Her depression could probably be managed with just one of those medications.
However, you cannot taper off these medications without supervision because some of them have very bad withdrawals.
I would recommend close follow-up with the psychiatrist until you find a medication and dosage that appropriately treats her depression and anxiety without causing her to much sedation. Ideally, should be able to go back to work on one medication.
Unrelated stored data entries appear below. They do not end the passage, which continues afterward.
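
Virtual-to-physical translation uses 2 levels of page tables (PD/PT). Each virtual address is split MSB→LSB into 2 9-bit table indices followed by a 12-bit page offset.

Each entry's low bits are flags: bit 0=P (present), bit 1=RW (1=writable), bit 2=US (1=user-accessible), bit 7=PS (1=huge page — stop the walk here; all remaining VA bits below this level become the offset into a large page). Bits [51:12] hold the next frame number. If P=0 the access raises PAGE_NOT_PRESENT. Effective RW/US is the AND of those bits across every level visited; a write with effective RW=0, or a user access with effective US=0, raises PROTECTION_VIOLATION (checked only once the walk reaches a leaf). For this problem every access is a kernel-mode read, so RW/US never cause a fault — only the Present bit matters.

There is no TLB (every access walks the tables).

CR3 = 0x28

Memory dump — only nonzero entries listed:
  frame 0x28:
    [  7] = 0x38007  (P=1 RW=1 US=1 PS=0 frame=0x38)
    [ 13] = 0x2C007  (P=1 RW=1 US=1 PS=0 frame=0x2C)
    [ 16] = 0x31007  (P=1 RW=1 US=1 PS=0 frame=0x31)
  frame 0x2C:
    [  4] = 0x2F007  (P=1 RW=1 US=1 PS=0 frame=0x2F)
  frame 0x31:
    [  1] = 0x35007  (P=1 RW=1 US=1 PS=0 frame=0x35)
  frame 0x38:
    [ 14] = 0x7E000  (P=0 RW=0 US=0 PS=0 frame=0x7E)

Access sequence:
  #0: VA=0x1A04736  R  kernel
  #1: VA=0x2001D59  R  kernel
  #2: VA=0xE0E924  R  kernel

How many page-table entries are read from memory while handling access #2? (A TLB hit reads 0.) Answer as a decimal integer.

Trace:
#0 VA=0x1A04736 (r,kernel):
  lvl0: tbl 0x28, slot 13 ⇒ 0x2C007 (P1/RW1/US1/PS0)
  lvl1: tbl 0x2C, slot 4 ⇒ 0x2F007 (P1/RW1/US1/PS0)
  → PA=0x2F736  (2 entries read)
#1 VA=0x2001D59 (r,kernel):
  lvl0: tbl 0x28, slot 16 ⇒ 0x31007 (P1/RW1/US1/PS0)
  lvl1: tbl 0x31, slot 1 ⇒ 0x35007 (P1/RW1/US1/PS0)
  → PA=0x35D59  (2 entries read)
#2 VA=0xE0E924 (r,kernel):
  lvl0: tbl 0x28, slot 7 ⇒ 0x38007 (P1/RW1/US1/PS0)
  lvl1: tbl 0x38, slot 14 ⇒ 0x7E000 (P0/RW0/US0/PS0)
  → PAGE_NOT_PRESENT  (2 entries read)

Entries read for #2: 2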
Major depressive disorder is a common and well-researched which is characterized by a persistent low mood, a lack of positive affect, and a loss of interest in usually pleasurable activities (anhedonia) that is different from the patient's usual self and causes significant distress or impairment for ≥ 2 weeks.
The prevalence of major depressive disorder in the United States is approximately 7% per year with a lifetime prevalence of 16.6% so it is very common.
If she is a harm to herself or others she should be immediately hospitalized.
The treatment for moderate-to-severe depression is a combination of an antidepressant plus psychotherapy.
An alternative would be electroconvulsive therapy (ECT) for severe depression if she is unresponsive to psychotherapy plus antidepressants or if there is an urgent need for rapid response (suicidal, food refusal, catatonic).
For most patients, optimal medications include selective serotonin reuptake inhibitors (SSRIs), serotonin-norepinephrine reuptake inhibitors (SNRIs), mirtazapine, or bupropion.